OBJECTIVE: The study examined the change in intracarpal canal pressure (ICCP) in relationship to finger, hand, wrist and forearm position. DESIGN: The study was an in vivo measurement of ICCP in seven subjects undergoing a standardized set of manoeuvres that systematically varied finger, hand, wrist, and forearm position. BACKGROUND: It has been known that the ICCP increased with extremes of wrist flexion and extension but the change in pressure in response to radial and ulnar deviation as well as hand and forearm position has not been reported. METHODS: The ICCP was measured using a slit catheter technique; each variation of position was repeated three times with continuous monitoring of ICCP, wrist angulation, and metacarpal-phalangeal joint angulation. RESULTS: The study demonstrated that ICCPs were lowest when the wrist is in a neutral position, the hand relaxed with fingers flexed and the forearm in a semi-pronated position. Wrist extension and flexion resulted in the greatest increase in ICCP followed by forearm pronation and supination. Radial and ulnar deviation also increased the pressure but to a lesser extent.
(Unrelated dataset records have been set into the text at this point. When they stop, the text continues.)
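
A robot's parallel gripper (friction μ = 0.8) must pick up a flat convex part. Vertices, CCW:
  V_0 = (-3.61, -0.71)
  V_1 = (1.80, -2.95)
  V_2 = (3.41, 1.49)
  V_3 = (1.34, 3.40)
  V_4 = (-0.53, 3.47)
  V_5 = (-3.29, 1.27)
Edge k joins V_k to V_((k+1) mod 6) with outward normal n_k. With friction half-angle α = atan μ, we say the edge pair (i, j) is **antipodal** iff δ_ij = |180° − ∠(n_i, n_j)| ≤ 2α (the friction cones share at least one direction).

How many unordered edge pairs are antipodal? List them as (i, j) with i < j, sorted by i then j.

α = atan 0.8 = 38.66°;  2α = 77.32°
n_0 = (-0.3826, -0.9239)
n_1 = (+0.9401, -0.3409)
n_2 = (+0.6781, +0.7349)
n_3 = (+0.0374, +0.9993)
n_4 = (-0.6233, +0.7820)
n_5 = (-0.9872, +0.1595)
  (0,1): δ = 87.44°  ·
  (0,2): δ = 20.21°  ✓
  (0,3): δ = 20.35°  ✓
  (0,4): δ = 61.05°  ✓
  (0,5): δ = 103.31°  ·
  (1,2): δ = 112.77°  ·
  (1,3): δ = 72.21°  ✓
  (1,4): δ = 31.51°  ✓
  (1,5): δ = 10.75°  ✓
  (2,3): δ = 139.45°  ·
  (2,4): δ = 98.74°  ·
  (2,5): δ = 56.48°  ✓
  (3,4): δ = 139.30°  ·
  (3,5): δ = 97.04°  ·
  (4,5): δ = 137.74°  ·
antipodal pairs: 7

count = 7; pairs: (0,2), (0,3), (0,4), (1,3), (1,4), (1,5), (2,5)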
CONCLUSIONS: The findings of this study support the concept that the wrist and forearm should be maintained in a neutral position during vocational and avocational activities in an effort to minimize pressure within the carpal tunnel and thereby reduce the risk of developing carpal-tunnel syndrome. RELEVANCE: It is desirable to know how the ICCP changes in response to change in hand, wrist, and forearm position so that work activities are designed to minimize the pressure within the carpal canal and thus maintain the viability of the median nerve within the carpal canal.